Bawaslu Batola Ikuti Pembahasan Sistem Kerja Fleksibel dan Status ASN
|
Marabahan, Bawaslu Kabupaten Barito Kuala — Badan Pengawas Pemilihan Umum (Bawaslu) Kabupaten Barito Kuala mengikuti rapat koordinasi secara daring yang digelar Bawaslu Provinsi Kalimantan Selatan, Selasa (11/2/2026). Pertemuan ini membahas penguatan tata kelola kinerja pegawai di tengah penerapan sistem kerja fleksibel serta penataan status aparatur sipil negara di lingkungan Bawaslu kabupaten/kota.

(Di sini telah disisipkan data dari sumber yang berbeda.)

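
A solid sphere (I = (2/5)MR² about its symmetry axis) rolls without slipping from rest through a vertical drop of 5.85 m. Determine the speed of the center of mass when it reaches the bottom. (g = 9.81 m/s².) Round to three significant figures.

For this body I = (2/5)MR², i.e. k = I/(MR²) = 0.4.
Rolling without slipping gives ω = v/R, so the total kinetic energy is ½Mv² + ½Iω² = ½(1+k)Mv² = (7/10)Mv².
Setting Mgh = (7/10)Mv² gives v = √(2gh/(1+k)) = √(2·9.81·5.85/1.4) ≈ 9.05 m/s.

v ≈ 9.05 m/s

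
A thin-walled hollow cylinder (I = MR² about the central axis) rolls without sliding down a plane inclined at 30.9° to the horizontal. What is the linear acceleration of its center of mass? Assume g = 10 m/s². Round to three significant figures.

a ≈ 2.57 m/s²

Here I = MR², so the shape factor k = I/(MR²) = 1.
Translational: Mg sinθ − f = Ma. Rotational about the CM: fR = Iα = kMRa, so f = kMa.
Eliminating f: Mg sinθ = (1+k)Ma, so a = g sinθ/(1+k) = 10 × sin30.9° / 2 ≈ 2.57 m/s².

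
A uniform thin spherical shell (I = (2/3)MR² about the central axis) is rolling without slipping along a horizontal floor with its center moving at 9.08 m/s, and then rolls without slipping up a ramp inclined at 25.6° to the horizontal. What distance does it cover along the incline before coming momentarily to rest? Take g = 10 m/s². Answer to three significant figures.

d ≈ 15.9 m

With I = (2/3)MR², the ratio k = I/(MR²) is 2/3.
Rolling without slipping gives ω = v/R, so the total kinetic energy is ½Mv² + ½Iω² = ½(1+k)Mv² = (5/6)Mv².
Setting this equal to Mgh gives the vertical rise h = (1+k)v₀²/(2g) = 1.667×9.08²/(2×10) = 6.871 m.
The distance along the slope is d = h/sinθ = 6.871/sin25.6° ≈ 15.9 m.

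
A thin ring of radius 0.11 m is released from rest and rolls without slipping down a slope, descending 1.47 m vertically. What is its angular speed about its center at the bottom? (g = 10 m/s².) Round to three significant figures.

Here I = MR², so the shape factor k = I/(MR²) = 1.
Pure rolling means v = ωR; then KE = ½Mv² + ½I(v/R)² = ½(1+k)Mv² = Mv².
Energy conservation Mgh = ½(1+k)Mv² gives v = √(2gh/(1+k)) = √(2 × 10 × 1.47 / 2) = 3.834 m/s.
Then ω = v/R = 3.834 / 0.11 ≈ 34.9 rad/s.

ω ≈ 34.9 rad/s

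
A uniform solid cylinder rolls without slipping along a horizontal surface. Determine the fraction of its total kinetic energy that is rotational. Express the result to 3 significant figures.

fraction ≈ 0.333

For this body I = (1/2)MR², i.e. k = I/(MR²) = 0.5.
Since ω = v/R, the translational part is ½Mv² and the rotational part is ½I(v/R)² = ½kMv²; the total is ½(1+k)Mv².
The rotational fraction is therefore k/(1+k) = 0.5/1.5 ≈ 0.333.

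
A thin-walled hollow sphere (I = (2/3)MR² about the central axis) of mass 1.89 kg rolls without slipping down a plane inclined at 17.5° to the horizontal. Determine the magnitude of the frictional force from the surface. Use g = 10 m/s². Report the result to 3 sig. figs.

The moment of inertia is (2/3)MR², giving k ≡ I/(MR²) = 2/3.
Translational: Mg sinθ − f = Ma. Rotational about the CM: fR = Iα = kMRa, so f = kMa.
Combining, a = g sinθ/(1+k) and f = kMa = kMg sinθ/(1+k).
f = (2/3) × 1.89 × 10 × sin17.5° / 1.667 ≈ 2.27 N.

f ≈ 2.27 N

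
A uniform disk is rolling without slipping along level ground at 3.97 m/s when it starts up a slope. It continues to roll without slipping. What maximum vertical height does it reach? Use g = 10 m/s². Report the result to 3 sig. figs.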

Rapat tersebut menjadi bagian dari upaya Bawaslu memastikan kinerja pengawasan pemilu tetap berjalan optimal meski pola kerja mengalami penyesuaian. Melalui sistem work from anywhere (WFA), Bawaslu menegaskan bahwa fleksibilitas kerja tidak mengurangi tanggung jawab dan profesionalitas aparatur.
Selain penguatan sistem kerja, rapat juga menyoroti penataan kedudukan pegawai negeri sipil yang diperbantukan di Bawaslu. Kebijakan ini dipandang penting untuk memberikan kepastian status kepegawaian sekaligus menyesuaikan kebutuhan organisasi dengan kompetensi sumber daya manusia yang ada.
Dalam forum tersebut, ditekankan pula pentingnya objektivitas penilaian kinerja. Setiap pegawai dinilai berdasarkan capaian kerja nyata, bukan pada faktor subjektif. Prinsip akuntabilitas dan transparansi menjadi pijakan utama dalam menjaga integritas birokrasi Bawaslu.
Bawaslu Kabupaten Barito Kuala menyambut baik arahan tersebut dan menyatakan kesiapan untuk menyesuaikan pelaksanaan kerja sesuai kebijakan yang ditetapkan. Langkah ini diharapkan mampu memperkuat tata kelola kelembagaan, sekaligus memastikan layanan pengawasan pemilu tetap efektif, meski dalam dinamika sistem kerja yang terus berkembang.